Does the Bible Condemn Blood Transfusions?
Date
A few years ago I lost a good friend. He would often call me late at night to discuss various concerns and our mutual interests. He was a world renounced scholar, an English professor, and he also published several books as is required of professors, one of which was the most important book in his academic area. I also am a night person, so his evening calls were welcome. On one of the last calls, he related that he had to have open-heart surgery but would not accept a blood transfusion, a choice that created problems. He found a doctor willing to do the surgery without blood who explained the expected outcome was good with a transfusion, and risky without.
When I asked his reasons for rejecting blood he mentioned that a Red Cross unit was near the university where he taught. He observed many of those who sold their blood there looked like unsavory characters who, he felt, added risk to the blood obtained. I mentioned the Red Cross surely had screened all donors and felt the risk was very low. He also mentioned that the Bible, at Genesis 9:4, prohibited eating blood which he interpreted as requiring refusing transfusions. I later found that he died on the operating table in spite of the best efforts of the doctor and surgical team.
I later did some research on Genesis 9:4 which reads in the King James Version, “But flesh with the life thereof, which is the blood thereof, shall ye not eat.” A careful reading of this verse shows that the Hebrew words do not prohibit eating blood, but only meat that has blood in it. The New Living Translation says, “you must never eat any meat that still has the lifeblood in it.” Since the Hebrew word translated “blood” modifies the word “meat,” we cannot construe the passage to mean that the eating of blood itself is forbidden. Rather, it was only meat with blood in it that was prohibited.

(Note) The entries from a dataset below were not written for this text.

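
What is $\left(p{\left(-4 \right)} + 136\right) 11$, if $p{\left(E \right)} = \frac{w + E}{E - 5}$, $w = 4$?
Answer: $1496$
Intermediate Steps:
$p{\left(E \right)} = \frac{4 + E}{-5 + E}$ ($p{\left(E \right)} = \frac{4 + E}{E - 5} = \frac{4 + E}{-5 + E}$)
$\left(p{\left(-4 \right)} + 136\right) 11 = \left(\frac{4 - 4}{-5 - 4} + 136\right) 11 = \left(\frac{1}{-9} \cdot 0 + 136\right) 11 = \left(\left(- \frac{1}{9}\right) 0 + 136\right) 11 = \left(0 + 136\right) 11 = 136 \cdot 11 = 1496$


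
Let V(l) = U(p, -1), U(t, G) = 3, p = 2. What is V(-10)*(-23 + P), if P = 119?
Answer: 288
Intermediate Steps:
V(l) = 3
V(-10)*(-23 + P) = 3*(-23 + 119) = 3*96 = 288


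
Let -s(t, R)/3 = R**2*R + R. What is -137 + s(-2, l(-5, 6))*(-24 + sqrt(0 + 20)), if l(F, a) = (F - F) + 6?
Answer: 15847 - 1332*sqrt(5) ≈ 12869.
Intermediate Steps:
l(F, a) = 6 (l(F, a) = 0 + 6 = 6)
s(t, R) = -3*R - 3*R**3 (s(t, R) = -3*(R**2*R + R) = -3*(R**3 + R) = -3*(R + R**3) = -3*R - 3*R**3)
-137 + s(-2, l(-5, 6))*(-24 + sqrt(0 + 20)) = -137 + (-3*6*(1 + 6**2))*(-24 + sqrt(0 + 20)) = -137 + (-3*6*(1 + 36))*(-24 + sqrt(20)) = -137 + (-3*6*37)*(-24 + 2*sqrt(5)) = -137 - 666*(-24 + 2*sqrt(5)) = -137 + (15984 - 1332*sqrt(5)) = 15847 - 1332*sqrt(5)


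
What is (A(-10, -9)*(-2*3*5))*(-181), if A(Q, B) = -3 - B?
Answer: 32580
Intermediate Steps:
(A(-10, -9)*(-2*3*5))*(-181) = ((-3 - 1*(-9))*(-2*3*5))*(-181) = ((-3 + 9)*(-6*5))*(-181) = (6*(-30))*(-181) = -180*(-181) = 32580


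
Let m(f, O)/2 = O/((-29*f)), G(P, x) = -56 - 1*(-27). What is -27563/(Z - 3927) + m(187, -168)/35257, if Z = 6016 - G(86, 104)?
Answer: -5270009359645/404958869898 ≈ -13.014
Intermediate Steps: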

The original Hebrew in Genesis 9:4 also does not say that meat with blood in it is forbidden, but that flesh (or “bodies”) with blood still in it (or them) are prohibited as food. In this passage, the words "blood" and "soul" are synonymous. It is also clear that only animal bodies can be eaten that no longer have their soul or life, the blood, still in them. Genesis 9:4 clearly says that God has given humans permission to consume animal flesh, but the animal’s flesh must first be drained of blood in order to ensure that the animal is dead before it is consumed. Thus, the purpose of Genesis 9:4 is to ensure that humans do not eat live animals to respect life. If the animal is dead, it no longer has life in it, thus the sanctity of life would not be profaned if the meat were consumed.
Dr. Paul Kretzmann summarized the reason for this law by noting Genesis 9:4’s “provision was added to prevent man’s degeneration to coarse and brutal barbarism or even savagery.” For thousands of years people have consumed live animals—a cruelty that this passage was designed to prevent. Pagan cultures believed that the “fight” of the animal could be transferred to the eater if it was consumed while the animal was still alive. The animal “life” rapidly left while it was being consumed, and the ancients reasoned that it went into the person eating the animal. It was also believed that other qualities of the animal, including strength, power, and wisdom, could likewise be transferred by eating live animals.

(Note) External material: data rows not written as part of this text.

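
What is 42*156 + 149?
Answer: 6701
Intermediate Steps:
42*156 + 149 = 6552 + 149 = 6701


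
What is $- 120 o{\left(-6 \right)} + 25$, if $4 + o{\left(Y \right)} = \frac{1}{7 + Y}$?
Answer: $385$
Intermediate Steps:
$o{\left(Y \right)} = -4 + \frac{1}{7 + Y}$
$- 120 o{\left(-6 \right)} + 25 = - 120 \frac{-27 - -24}{7 - 6} + 25 = - 120 \frac{-27 + 24}{1} + 25 = - 120 \cdot 1 \left(-3\right) + 25 = \left(-120\right) \left(-3\right) + 25 = 360 + 25 = 385$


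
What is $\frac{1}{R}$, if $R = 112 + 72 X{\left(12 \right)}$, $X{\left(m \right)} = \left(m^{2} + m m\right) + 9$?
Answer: $\frac{1}{21496} \approx 4.652 \cdot 10^{-5}$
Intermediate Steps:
$X{\left(m \right)} = 9 + 2 m^{2}$ ($X{\left(m \right)} = \left(m^{2} + m^{2}\right) + 9 = 2 m^{2} + 9 = 9 + 2 m^{2}$)
$R = 21496$ ($R = 112 + 72 \left(9 + 2 \cdot 12^{2}\right) = 112 + 72 \left(9 + 2 \cdot 144\right) = 112 + 72 \left(9 + 288\right) = 112 + 72 \cdot 297 = 112 + 21384 = 21496$)
$\frac{1}{R} = \frac{1}{21496}$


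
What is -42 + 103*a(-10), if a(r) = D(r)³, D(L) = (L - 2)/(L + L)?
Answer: -2469/125 ≈ -19.752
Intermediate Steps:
D(L) = (-2 + L)/(2*L) (D(L) = (-2 + L)/((2*L)) = (-2 + L)*(1/(2*L)) = (-2 + L)/(2*L))
a(r) = (-2 + r)³/(8*r³) (a(r) = ((-2 + r)/(2*r))³ = (-2 + r)³/(8*r³))
-42 + 103*a(-10) = -42 + 103*((⅛)*(-2 - 10)³/(-10)³) = -42 + 103*((⅛)*(-1/1000)*(-12)³) = -42 + 103*((⅛)*(-1/1000)*(-1728)) = -42 + 103*(27/125) = -42 + 2781/125 = -2469/125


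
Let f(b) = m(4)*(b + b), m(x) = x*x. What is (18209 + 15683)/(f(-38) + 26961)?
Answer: 33892/25745 ≈ 1.3165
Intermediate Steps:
m(x) = x²
f(b) = 32*b (f(b) = 4²*(b + b) = 16*(2*b) = 32*b)
(18209 + 15683)/(f(-38) + 26961) = (18209 + 15683)/(32*(-38) + 26961) = 33892/(-1216 + 26961) = 33892/25745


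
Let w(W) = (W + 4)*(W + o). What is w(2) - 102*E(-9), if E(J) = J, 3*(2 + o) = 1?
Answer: 920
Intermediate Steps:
o = -5/3 (o = -2 + (⅓)*1 = -2 + ⅓ = -5/3 ≈ -1.6667)
w(W) = (4 + W)*(-5/3 + W) (w(W) = (W + 4)*(W - 5/3) = (4 + W)*(-5/3 + W))
w(2) - 102*E(-9) = (-20/3 + 2² + (7/3)*2) - 102*(-9) = (-20/3 + 4 + 14/3) + 918 = 2 + 918 = 920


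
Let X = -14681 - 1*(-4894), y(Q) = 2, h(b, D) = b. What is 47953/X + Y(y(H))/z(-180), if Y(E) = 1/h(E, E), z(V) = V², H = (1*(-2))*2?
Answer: -3107344613/634197600 ≈ -4.8997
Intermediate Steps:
H = -4 (H = -2*2 = -4)
X = -9787 (X = -14681 + 4894 = -9787)
Y(E) = 1/E
47953/X + Y(y(H))/z(-180) = 47953/(-9787) + 1/(2*((-180)²)) = 47953*(-1/9787) + (½)/32400 = -47953/9787 + (½)*(1/32400) = -47953/9787 + 1/64800 = -3107344613/634197600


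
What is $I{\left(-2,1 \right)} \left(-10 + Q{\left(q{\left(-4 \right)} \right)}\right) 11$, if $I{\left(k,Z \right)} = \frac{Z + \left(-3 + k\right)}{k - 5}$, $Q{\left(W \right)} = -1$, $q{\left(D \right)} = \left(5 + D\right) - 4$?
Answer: $- \frac{484}{7} \approx -69.143$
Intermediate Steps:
$q{\left(D \right)} = 1 + D$
$I{\left(k,Z \right)} = \frac{-3 + Z + k}{-5 + k}$
$I{\left(-2,1 \right)} \left(-10 + Q{\left(q{\left(-4 \right)} \right)}\right) 11 = \frac{-3 + 1 - 2}{-5 - 2} \left(-10 - 1\right) 11 = \frac{1}{-7} \left(-4\right) \left(-11\right) 11 = \left(- \frac{1}{7}\right) \left(-4\right) \left(-11\right) 11 = \frac{4}{7} \left(-11\right) 11 = \left(- \frac{44}{7}\right) 11 = - \frac{484}{7}$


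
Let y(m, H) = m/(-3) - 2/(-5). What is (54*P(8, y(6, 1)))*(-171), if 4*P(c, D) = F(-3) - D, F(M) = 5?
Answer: -152361/10 ≈ -15236.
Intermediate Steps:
y(m, H) = ⅖ - m/3 (y(m, H) = m*(-⅓) - 2*(-⅕) = -m/3 + ⅖ = ⅖ - m/3)
P(c, D) = 5/4 - D/4 (P(c, D) = (5 - D)/4 = 5/4 - D/4)
(54*P(8, y(6, 1)))*(-171) = (54*(5/4 - (⅖ - ⅓*6)/4))*(-171) = (54*(5/4 - (⅖ - 2)/4))*(-171) = (54*(5/4 - ¼*(-8/5)))*(-171) = (54*(5/4 + ⅖))*(-171) = (54*(33/20))*(-171) = (891/10)*(-171) = -152361/10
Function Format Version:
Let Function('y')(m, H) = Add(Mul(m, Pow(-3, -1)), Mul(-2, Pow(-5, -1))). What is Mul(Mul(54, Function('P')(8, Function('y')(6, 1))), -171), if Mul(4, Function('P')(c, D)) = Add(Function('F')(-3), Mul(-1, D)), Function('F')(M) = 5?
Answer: Rational(-152361, 10) ≈ -15236.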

This idea can be traced back to ancient Egypt where the princes bathed in blood as a form of resuscitation and recuperation. In Rome, men would rush into the arena to drink the blood of dying gladiators in the hope of acquiring some of the victim’s valor. For many centuries the idea of blood as a restorative source was not restricted to its uses as a draught or for bathing, but as a means of transferring the animal’s spirit to the eater.

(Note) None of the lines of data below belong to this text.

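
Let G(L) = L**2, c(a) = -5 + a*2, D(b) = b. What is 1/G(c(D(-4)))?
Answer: 1/169 ≈ 0.0059172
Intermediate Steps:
c(a) = -5 + 2*a
1/G(c(D(-4))) = 1/((-5 + 2*(-4))**2) = 1/((-5 - 8)**2) = 1/((-13)**2) = 1/169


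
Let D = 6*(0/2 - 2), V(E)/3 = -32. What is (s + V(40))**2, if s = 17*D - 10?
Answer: 96100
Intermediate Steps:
V(E) = -96 (V(E) = 3*(-32) = -96)
D = -12 (D = 6*(0*(1/2) - 2) = 6*(0 - 2) = 6*(-2) = -12)
s = -214 (s = 17*(-12) - 10 = -204 - 10 = -214)
(s + V(40))**2 = (-214 - 96)**2 = (-310)**2 = 96100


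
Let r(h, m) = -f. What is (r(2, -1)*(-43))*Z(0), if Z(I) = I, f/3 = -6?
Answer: 0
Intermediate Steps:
f = -18 (f = 3*(-6) = -18)
r(h, m) = 18 (r(h, m) = -1*(-18) = 18)
(r(2, -1)*(-43))*Z(0) = (18*(-43))*0 = -774*0 = 0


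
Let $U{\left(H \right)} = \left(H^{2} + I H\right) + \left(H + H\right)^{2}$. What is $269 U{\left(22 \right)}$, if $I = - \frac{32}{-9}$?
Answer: $\frac{6048196}{9} \approx 6.7202 \cdot 10^{5}$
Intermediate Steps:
$I = \frac{32}{9}$ ($I = \left(-32\right) \left(- \frac{1}{9}\right) = \frac{32}{9} \approx 3.5556$)
$U{\left(H \right)} = 5 H^{2} + \frac{32 H}{9}$ ($U{\left(H \right)} = \left(H^{2} + \frac{32 H}{9}\right) + \left(H + H\right)^{2} = \left(H^{2} + \frac{32 H}{9}\right) + \left(2 H\right)^{2} = \left(H^{2} + \frac{32 H}{9}\right) + 4 H^{2} = 5 H^{2} + \frac{32 H}{9}$)
$269 U{\left(22 \right)} = 269 \cdot \frac{1}{9} \cdot 22 \left(32 + 45 \cdot 22\right) = 269 \cdot \frac{1}{9} \cdot 22 \left(32 + 990\right) = 269 \cdot \frac{1}{9} \cdot 22 \cdot 1022 = 269 \cdot \frac{22484}{9} = \frac{6048196}{9}$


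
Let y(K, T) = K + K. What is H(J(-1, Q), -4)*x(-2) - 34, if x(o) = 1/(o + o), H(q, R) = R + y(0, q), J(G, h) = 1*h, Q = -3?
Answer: -33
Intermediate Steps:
y(K, T) = 2*K
J(G, h) = h
H(q, R) = R (H(q, R) = R + 2*0 = R + 0 = R)
x(o) = 1/(2*o)
H(J(-1, Q), -4)*x(-2) - 34 = -2/(-2) - 34 = -2*(-1)/2 - 34 = -4*(-¼) - 34 = 1 - 34 = -33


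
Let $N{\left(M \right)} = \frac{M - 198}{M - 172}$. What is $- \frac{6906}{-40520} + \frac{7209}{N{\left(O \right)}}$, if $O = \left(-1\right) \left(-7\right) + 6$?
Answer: $\frac{4644655773}{749620} \approx 6196.0$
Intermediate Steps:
$O = 13$ ($O = 7 + 6 = 13$)
$N{\left(M \right)} = \frac{-198 + M}{-172 + M}$
$- \frac{6906}{-40520} + \frac{7209}{N{\left(O \right)}} = - \frac{6906}{-40520} + \frac{7209}{\frac{1}{-172 + 13} \left(-198 + 13\right)} = \left(-6906\right) \left(- \frac{1}{40520}\right) + \frac{7209}{\frac{1}{-159} \left(-185\right)} = \frac{3453}{20260} + \frac{7209}{\left(- \frac{1}{159}\right) \left(-185\right)} = \frac{3453}{20260} + \frac{7209}{\frac{185}{159}} = \frac{3453}{20260} + 7209 \cdot \frac{159}{185} = \frac{3453}{20260} + \frac{1146231}{185} = \frac{4644655773}{749620}$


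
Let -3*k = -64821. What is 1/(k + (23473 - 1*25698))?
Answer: 1/19382 ≈ 5.1594e-5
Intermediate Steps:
k = 21607 (k = -1/3*(-64821) = 21607)
1/(k + (23473 - 1*25698)) = 1/(21607 + (23473 - 1*25698)) = 1/(21607 + (23473 - 25698)) = 1/(21607 - 2225) = 1/19382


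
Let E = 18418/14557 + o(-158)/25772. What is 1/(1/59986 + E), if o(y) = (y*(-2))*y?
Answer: -5626131989486/3781021743049 ≈ -1.4880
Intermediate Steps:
o(y) = -2*y**2 (o(y) = (-2*y)*y = -2*y**2)
E = -63033300/93790751 (E = 18418/14557 - 2*(-158)**2/25772 = 18418*(1/14557) - 2*24964*(1/25772) = 18418/14557 - 49928*1/25772 = 18418/14557 - 12482/6443 = -63033300/93790751 ≈ -0.67206)
1/(1/59986 + E) = 1/(1/59986 - 63033300/93790751) = 1/(-3781021743049/5626131989486) = -5626131989486/3781021743049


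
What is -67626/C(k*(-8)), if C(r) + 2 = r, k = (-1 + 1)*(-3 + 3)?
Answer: 33813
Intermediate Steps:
k = 0 (k = 0*0 = 0)
C(r) = -2 + r
-67626/C(k*(-8)) = -67626/(-2 + 0*(-8)) = -67626/(-2 + 0) = -67626/(-2) = -67626*(-½) = 33813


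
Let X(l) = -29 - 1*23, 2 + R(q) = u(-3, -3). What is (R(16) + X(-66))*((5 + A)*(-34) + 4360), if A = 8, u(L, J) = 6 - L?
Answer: -176310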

Genesis does not state that blood is the life, but that “life” is in the blood. Life-sustaining elements, both food and oxygen, are literally carried by, and thus are physically in, the blood. A major function of blood is to transport nourishment to the cells and remove their waste products. Thus, “to shed blood” was synonymous with killing or murder in most ancient languages. The number of persons that die each year as a result of refusing blood transfusions is estimated at around 1,000. Although undesirable side-effects of transfusions sometimes occur, on the whole, medical science has been able to greatly improve human health through the judicious use of blood transfusions.